Salah satunya melalui program alih media arsip vital berupa Buku Induk Sekolah tingkat SD dan SMP se-Kabupaten Bogor.
Kegiatan tersebut dilaksanakan oleh Bidang Pengelolaan Kearsipan dan Sistem Informasi Kearsipan melalui Tim Layanan Otomasi Kearsipan. Program ini menjadi bagian dari upaya Pemkab Bogor dalam menjaga keberlangsungan arsip yang memiliki nilai guna penting bagi penyelenggaraan administrasi dan pelayanan pendidikan.
Kepala Dinas Arsip dan Perpustakaan Kabupaten Bogor, Irwan Irawan, mengatakan alih media arsip merupakan langkah strategis untuk memberikan perlindungan terhadap arsip vital sekaligus memastikan informasi di dalamnya tetap dapat dimanfaatkan dalam jangka panjang.
“Arsip Buku Induk Sekolah merupakan bagian penting dari rekam administrasi pendidikan. Karena itu, perlu dilakukan upaya penyelamatan dan perlindungan agar arsip tersebut tetap terjaga, tidak mudah rusak atau hilang, serta dapat ditemukan kembali dengan lebih cepat ketika dibutuhkan,” ujar Irwan.
Ia menjelaskan, proses alih media dilakukan secara terstruktur, mulai dari pemindaian dokumen fisik, pengolahan, penataan, pemberian identitas arsip, hingga penyimpanan dalam media elektronik yang aman.

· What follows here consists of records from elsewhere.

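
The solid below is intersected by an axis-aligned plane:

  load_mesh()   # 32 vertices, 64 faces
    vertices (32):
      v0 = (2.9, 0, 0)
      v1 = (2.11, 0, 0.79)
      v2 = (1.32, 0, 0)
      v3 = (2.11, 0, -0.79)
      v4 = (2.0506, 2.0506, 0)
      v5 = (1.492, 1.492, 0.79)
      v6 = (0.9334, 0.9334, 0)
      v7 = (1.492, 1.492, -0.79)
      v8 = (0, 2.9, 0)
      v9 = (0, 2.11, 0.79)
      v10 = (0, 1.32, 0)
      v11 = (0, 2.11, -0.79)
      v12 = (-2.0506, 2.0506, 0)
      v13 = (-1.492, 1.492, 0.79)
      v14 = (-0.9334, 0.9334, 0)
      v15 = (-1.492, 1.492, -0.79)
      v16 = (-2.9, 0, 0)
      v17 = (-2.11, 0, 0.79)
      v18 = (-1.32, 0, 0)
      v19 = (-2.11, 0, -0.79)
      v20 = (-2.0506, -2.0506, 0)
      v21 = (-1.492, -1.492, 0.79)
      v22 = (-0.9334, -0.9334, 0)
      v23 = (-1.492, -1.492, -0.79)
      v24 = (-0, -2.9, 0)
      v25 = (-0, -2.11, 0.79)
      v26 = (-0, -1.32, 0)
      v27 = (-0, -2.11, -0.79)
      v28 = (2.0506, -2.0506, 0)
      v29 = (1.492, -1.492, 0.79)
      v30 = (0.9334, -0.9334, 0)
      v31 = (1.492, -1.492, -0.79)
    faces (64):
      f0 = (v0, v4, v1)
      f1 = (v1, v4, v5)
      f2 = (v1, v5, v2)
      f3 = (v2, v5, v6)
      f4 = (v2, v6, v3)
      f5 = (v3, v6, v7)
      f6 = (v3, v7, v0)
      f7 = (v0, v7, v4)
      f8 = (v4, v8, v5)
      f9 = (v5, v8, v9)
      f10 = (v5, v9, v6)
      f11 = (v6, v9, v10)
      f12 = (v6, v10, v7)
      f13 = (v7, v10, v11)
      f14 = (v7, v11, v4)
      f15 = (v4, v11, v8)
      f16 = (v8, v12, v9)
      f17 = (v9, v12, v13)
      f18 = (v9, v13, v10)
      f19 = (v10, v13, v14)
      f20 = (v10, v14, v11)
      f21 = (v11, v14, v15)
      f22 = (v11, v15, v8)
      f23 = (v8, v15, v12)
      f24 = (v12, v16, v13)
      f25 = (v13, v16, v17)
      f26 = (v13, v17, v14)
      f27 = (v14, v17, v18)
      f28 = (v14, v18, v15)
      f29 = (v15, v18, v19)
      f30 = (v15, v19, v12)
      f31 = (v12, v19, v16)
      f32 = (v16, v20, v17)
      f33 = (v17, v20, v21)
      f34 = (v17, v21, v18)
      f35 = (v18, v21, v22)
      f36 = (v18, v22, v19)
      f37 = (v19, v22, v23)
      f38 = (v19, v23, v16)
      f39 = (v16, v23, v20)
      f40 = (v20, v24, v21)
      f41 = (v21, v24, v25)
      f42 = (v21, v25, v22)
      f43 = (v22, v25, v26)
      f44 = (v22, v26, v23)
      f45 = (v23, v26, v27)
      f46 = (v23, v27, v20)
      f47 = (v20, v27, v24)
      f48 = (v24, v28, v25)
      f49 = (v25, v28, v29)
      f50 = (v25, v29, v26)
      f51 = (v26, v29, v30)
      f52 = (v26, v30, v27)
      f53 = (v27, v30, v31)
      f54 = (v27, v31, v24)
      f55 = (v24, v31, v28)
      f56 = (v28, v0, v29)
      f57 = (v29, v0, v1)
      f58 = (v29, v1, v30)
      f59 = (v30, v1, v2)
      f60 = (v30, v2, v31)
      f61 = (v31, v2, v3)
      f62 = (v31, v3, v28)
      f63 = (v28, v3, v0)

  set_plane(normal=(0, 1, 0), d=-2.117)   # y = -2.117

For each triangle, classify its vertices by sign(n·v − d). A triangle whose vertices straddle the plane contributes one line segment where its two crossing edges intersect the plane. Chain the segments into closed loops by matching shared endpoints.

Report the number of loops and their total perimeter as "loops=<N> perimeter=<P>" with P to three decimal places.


Straddling triangles (6 of 64):
  (v20,v24,v21) [+-+] → (-1.8903, -2.117, 0)–(-0.829713, -2.117, 0.439325)  len=1.1480
  (v21,v24,v25) [+-+] → (-0.829713, -2.117, 0.439325)–(0, -2.117, 0.783)  len=0.8981
  (v20,v27,v24) [++-] → (0, -2.117, -0.783)–(-1.8903, -2.117, 0)  len=2.0460
  (v24,v28,v25) [-++] → (1.8903, -2.117, 0)–(0, -2.117, 0.783)  len=2.0460
  (v27,v31,v24) [++-] → (0.829713, -2.117, -0.439325)–(0, -2.117, -0.783)  len=0.8981
  (v24,v31,v28) [-++] → (0.829713, -2.117, -0.439325)–(1.8903, -2.117, 0)  len=1.1480

Chained into 1 loop(s):
  loop 1: 6 segments, perimeter = 8.1842
Total perimeter = 8.184

loops=1 perimeter=8.184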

Menurutnya, digitalisasi bukan sekadar mengubah arsip dari bentuk fisik menjadi digital, tetapi juga memastikan arsip dapat dikelola secara sistematis sehingga mendukung efektivitas dan efisiensi layanan kearsipan.

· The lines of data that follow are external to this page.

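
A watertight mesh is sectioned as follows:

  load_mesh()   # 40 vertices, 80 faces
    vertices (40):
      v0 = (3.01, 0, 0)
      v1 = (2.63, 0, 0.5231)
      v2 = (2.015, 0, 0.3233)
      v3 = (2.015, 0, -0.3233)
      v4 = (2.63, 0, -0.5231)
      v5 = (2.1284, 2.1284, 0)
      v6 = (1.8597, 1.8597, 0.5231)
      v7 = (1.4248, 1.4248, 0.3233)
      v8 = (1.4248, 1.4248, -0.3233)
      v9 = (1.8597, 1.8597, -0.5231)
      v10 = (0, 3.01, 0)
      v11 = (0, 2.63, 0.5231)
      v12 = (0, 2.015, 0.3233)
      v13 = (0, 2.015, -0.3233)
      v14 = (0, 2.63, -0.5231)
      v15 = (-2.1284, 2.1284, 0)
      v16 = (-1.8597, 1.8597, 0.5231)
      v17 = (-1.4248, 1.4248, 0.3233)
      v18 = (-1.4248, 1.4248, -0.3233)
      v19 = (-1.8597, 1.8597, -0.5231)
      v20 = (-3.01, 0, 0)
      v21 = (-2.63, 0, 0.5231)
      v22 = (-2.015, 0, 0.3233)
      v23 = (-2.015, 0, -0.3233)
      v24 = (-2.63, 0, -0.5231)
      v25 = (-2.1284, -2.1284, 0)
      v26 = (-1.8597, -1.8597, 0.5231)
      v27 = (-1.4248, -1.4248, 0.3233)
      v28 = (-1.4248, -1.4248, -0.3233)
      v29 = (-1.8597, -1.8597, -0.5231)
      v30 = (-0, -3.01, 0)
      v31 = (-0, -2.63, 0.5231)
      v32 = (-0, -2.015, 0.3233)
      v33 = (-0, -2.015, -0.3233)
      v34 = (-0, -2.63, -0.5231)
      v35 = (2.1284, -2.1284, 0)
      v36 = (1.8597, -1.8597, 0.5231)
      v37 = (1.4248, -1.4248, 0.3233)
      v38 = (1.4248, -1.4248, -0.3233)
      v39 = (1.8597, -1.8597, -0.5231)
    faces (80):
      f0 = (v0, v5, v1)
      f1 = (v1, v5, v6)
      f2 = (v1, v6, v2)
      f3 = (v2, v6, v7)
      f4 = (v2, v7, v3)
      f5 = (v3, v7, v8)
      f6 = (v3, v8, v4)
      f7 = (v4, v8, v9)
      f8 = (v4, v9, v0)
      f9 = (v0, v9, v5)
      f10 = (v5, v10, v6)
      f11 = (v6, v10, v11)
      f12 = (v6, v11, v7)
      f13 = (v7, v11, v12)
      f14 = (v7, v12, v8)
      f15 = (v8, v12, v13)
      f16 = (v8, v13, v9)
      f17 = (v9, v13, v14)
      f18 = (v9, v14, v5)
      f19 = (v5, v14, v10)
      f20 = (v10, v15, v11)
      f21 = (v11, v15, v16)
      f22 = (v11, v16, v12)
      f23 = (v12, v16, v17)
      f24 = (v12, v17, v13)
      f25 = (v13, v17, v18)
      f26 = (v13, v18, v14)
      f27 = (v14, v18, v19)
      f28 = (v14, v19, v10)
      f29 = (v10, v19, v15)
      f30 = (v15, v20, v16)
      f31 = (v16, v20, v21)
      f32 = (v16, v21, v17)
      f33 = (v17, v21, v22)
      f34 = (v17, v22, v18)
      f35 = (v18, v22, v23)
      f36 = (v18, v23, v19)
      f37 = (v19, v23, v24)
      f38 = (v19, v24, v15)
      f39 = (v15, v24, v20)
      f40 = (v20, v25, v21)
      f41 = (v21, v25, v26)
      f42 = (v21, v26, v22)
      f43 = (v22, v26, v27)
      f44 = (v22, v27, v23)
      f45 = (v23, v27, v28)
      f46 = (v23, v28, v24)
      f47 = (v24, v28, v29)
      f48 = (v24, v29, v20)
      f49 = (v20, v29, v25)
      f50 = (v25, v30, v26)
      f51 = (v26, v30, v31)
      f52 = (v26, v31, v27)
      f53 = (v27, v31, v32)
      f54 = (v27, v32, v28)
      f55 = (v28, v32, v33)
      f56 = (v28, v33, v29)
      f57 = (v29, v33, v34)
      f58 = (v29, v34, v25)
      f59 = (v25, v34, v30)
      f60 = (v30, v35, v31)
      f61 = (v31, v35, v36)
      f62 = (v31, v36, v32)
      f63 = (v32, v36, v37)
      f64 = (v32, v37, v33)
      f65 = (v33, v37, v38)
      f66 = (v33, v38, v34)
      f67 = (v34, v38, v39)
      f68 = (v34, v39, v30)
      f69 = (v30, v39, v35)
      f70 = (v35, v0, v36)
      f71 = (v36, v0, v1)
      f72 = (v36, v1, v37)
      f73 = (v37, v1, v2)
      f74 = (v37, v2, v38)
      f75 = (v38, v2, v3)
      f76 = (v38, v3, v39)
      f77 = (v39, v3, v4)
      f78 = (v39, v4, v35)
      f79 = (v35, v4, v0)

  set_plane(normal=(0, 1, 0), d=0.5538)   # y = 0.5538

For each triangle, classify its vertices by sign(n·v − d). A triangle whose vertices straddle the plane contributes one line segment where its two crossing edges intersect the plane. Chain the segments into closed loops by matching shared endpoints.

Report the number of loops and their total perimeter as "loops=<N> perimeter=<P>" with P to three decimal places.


Straddling triangles (20 of 80):
  (v0,v5,v1) [-+-] → (2.78061, 0.5538, 0)–(2.49949, 0.5538, 0.386992)  len=0.4783
  (v1,v5,v6) [-++] → (2.49949, 0.5538, 0.386992)–(2.40061, 0.5538, 0.5231)  len=0.1682
  (v1,v6,v2) [-+-] → (2.40061, 0.5538, 0.5231)–(1.96875, 0.5538, 0.382798)  len=0.4541
  (v2,v6,v7) [-++] → (1.96875, 0.5538, 0.382798)–(1.7856, 0.5538, 0.3233)  len=0.1926
  (v2,v7,v3) [-+-] → (1.7856, 0.5538, 0.3233)–(1.7856, 0.5538, -0.0719755)  len=0.3953
  (v3,v7,v8) [-++] → (1.7856, 0.5538, -0.0719755)–(1.7856, 0.5538, -0.3233)  len=0.2513
  (v3,v8,v4) [-+-] → (1.7856, 0.5538, -0.3233)–(2.16156, 0.5538, -0.445441)  len=0.3953
  (v4,v8,v9) [-++] → (2.16156, 0.5538, -0.445441)–(2.40061, 0.5538, -0.5231)  len=0.2514
  (v4,v9,v0) [-+-] → (2.40061, 0.5538, -0.5231)–(2.66745, 0.5538, -0.155774)  len=0.4540
  (v0,v9,v5) [-++] → (2.66745, 0.5538, -0.155774)–(2.78061, 0.5538, 0)  len=0.1925
  (v15,v20,v16) [+-+] → (-2.78061, 0.5538, 0)–(-2.66745, 0.5538, 0.155774)  len=0.1925
  (v16,v20,v21) [+--] → (-2.66745, 0.5538, 0.155774)–(-2.40061, 0.5538, 0.5231)  len=0.4540
  (v16,v21,v17) [+-+] → (-2.40061, 0.5538, 0.5231)–(-2.16156, 0.5538, 0.445441)  len=0.2514
  (v17,v21,v22) [+--] → (-2.16156, 0.5538, 0.445441)–(-1.7856, 0.5538, 0.3233)  len=0.3953
  (v17,v22,v18) [+-+] → (-1.7856, 0.5538, 0.3233)–(-1.7856, 0.5538, 0.0719755)  len=0.2513
  (v18,v22,v23) [+--] → (-1.7856, 0.5538, 0.0719755)–(-1.7856, 0.5538, -0.3233)  len=0.3953
  (v18,v23,v19) [+-+] → (-1.7856, 0.5538, -0.3233)–(-1.96875, 0.5538, -0.382798)  len=0.1926
  (v19,v23,v24) [+--] → (-1.96875, 0.5538, -0.382798)–(-2.40061, 0.5538, -0.5231)  len=0.4541
  (v19,v24,v15) [+-+] → (-2.40061, 0.5538, -0.5231)–(-2.49949, 0.5538, -0.386992)  len=0.1682
  (v15,v24,v20) [+--] → (-2.49949, 0.5538, -0.386992)–(-2.78061, 0.5538, 0)  len=0.4783

Chained into 2 loop(s):
  loop 1: 10 segments, perimeter = 3.2330
  loop 2: 10 segments, perimeter = 3.2330
Total perimeter = 6.466

loops=2 perimeter=6.466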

“Dengan adanya arsip digital, risiko kerusakan terhadap arsip fisik dapat diminimalkan. Di sisi lain, proses penemuan kembali dan pemanfaatan informasi arsip juga menjadi lebih mudah, cepat, dan efisien,” jelasnya.
Program alih media tahun 2026 menyasar arsip vital Buku Induk Sekolah pada satuan pendidikan tingkat SD dan SMP di seluruh wilayah Kabupaten Bogor.